Adding colour with confidence
Try to think like an artist and paint a picture with colours in your garden.
- Create drama and interest in your garden by planting spots of your favourite colour throughout the garden: a clump close to the house, another in the middle and more at the end of the garden. The recurring colour will draw the eye through your landscape and give your garden a cohesive feel.
- To add an extra pro touch, get inspired by nature and use different plants which contain the same colour to help bring a scheme together, for example the Iris ‘Indian Chief‘ in my garden has the same orange in the centre as the Geum ‘Totally tangerine’ behind it.
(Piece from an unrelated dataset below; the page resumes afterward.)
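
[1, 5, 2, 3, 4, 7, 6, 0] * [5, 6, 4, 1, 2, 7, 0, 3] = [6, 7, 4, 1, 2, 3, 0, 5]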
Also this euphorbia has the brightest green and an amazing deep red in its tiny flower, which is perfect next to this purple Heuchera.
3. Hot bright colours such as red, orange and yellow draw the eye more than cooler shades of blues, purples and whites, and can be really useful as focal points to direct the eye away from an area of the garden you would rather not see, like your bins for example.
4. It doesn’t have to bright and dazzling, be creative with your use of leaf colour too, silver leaves and white flowers will glow as the suns goes down, as will ornamental grasses with their light and fluffy flowers.
5. With careful planning you can adjust the colour scheme from season to season. For example, grow pink-, purple-, or blue-blooming bulbs and perennials in the spring; summery red and pink blossoms in the hot months; then combine red berries and warm colours with trees and shrubs which are changing to golden, orange, or red tones in autumn.